Scottish economic growth is set to recover this year but remain below trend, according to analysis by the University of Strathclyde’s Fraser of Allander Institute.
In its latest Economic Commentary, the Institute forecasts a 1.2% increase in Scottish GDP in 2018 and 1.3% growth in 2019, making its outlook more optimistic than the government’s own official forecaster the Scottish Fiscal Commission.
The researchers cite a strengthening oil & gas sector, a robust global economy and a pick-up in household and business confidence as key factors driving its assessment.
Nevertheless, the Institute cautions that following the disruption to the economy from the ‘beast from the east’ in March, new Scottish GDP data to be published next week is likely to show weak growth (if any) for the first three months of 2018. But if this is indeed the case, any such an impact should be temporary with growth bouncing back later in the year.

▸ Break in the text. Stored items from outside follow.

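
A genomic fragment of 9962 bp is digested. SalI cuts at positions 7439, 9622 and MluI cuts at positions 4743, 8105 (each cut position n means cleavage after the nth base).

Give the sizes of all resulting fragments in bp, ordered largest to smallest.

Combined cut positions (sorted): 4743, 7439, 8105, 9622.
Linear molecule, 4 cuts → 5 fragments:
  4743 − 0 = 4743 bp
  7439 − 4743 = 2696 bp
  8105 − 7439 = 666 bp
  9622 − 8105 = 1517 bp
  9962 − 9622 = 340 bp
Sorted largest to smallest: 4743, 2696, 1517, 666, 340 bp.

4743, 2696, 1517, 666, 340 bp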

John Macintosh, Tax Partner at Deloitte, said: “There are some encouraging signs that Scotland’s economy is improving and will perform better this year than last year. Some of Scotland’s exports, particularly food and drink, are showing strong growth and sentiment in the oil and gas sector, which is emerging from a hugely challenging time, has returned to its highest level since spring 2013.
“Businesses should now take steps to ‘future-proof’ themselves by preparing for the opportunities and challenges ahead. This should include collaboration with peers and government, investment in skills development, digitalisation and a commitment to innovate and adapt to a fast-changing working environment.

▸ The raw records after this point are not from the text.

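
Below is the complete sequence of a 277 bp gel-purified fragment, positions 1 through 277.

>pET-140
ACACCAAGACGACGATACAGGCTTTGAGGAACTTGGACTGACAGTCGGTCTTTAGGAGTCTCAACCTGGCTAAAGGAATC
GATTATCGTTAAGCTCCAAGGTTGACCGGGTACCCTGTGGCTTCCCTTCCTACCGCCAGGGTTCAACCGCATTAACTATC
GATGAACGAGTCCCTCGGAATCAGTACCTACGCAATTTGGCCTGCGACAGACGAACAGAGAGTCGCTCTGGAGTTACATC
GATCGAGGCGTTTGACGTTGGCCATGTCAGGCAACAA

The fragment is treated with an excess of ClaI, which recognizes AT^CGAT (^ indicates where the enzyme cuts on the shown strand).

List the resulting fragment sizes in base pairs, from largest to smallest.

ClaI sites (ATCGAT) start at positions 78, 158, 238.
ClaI cuts after base 2 of each site, so after positions 79, 159, 239.
Linear molecule, 3 cuts → 4 fragments:
  1–79 → 79 bp
  80–159 → 80 bp
  160–239 → 80 bp
  240–277 → 38 bp
Sorted largest to smallest: 80, 80, 79, 38 bp.

80, 80, 79, 38 bp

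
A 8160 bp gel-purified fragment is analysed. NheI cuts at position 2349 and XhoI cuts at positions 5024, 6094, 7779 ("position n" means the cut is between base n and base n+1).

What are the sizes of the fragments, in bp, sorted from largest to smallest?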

“While there are grounds for cautious optimism, business and government need to make sure they remain focused. This is particularly important given the potential distraction of the constitutional challenges which lie ahead.”
In its latest assessment, the Institute concludes that Brexit remains the greatest risk to Scotland’s economic recovery.
Professor Graeme Roy, Director of the Institute, said: “With just nine months to go until the UK leaves the EU, the lack of a coherent plan from within Whitehall about the UK’s long-term economic relationship with our most important trading partner risks holding back Scotland’s recovery.
Irrespective of whether you agree or disagree with the decision to leave the EU, the uncertainty caused by this lack of clarity is making it extremely difficult for businesses to develop contingencies or plan for the future.
“Two years on from the referendum outcome, simply kicking the can down the road is simply no longer a credible economic strategy for government to adopt.”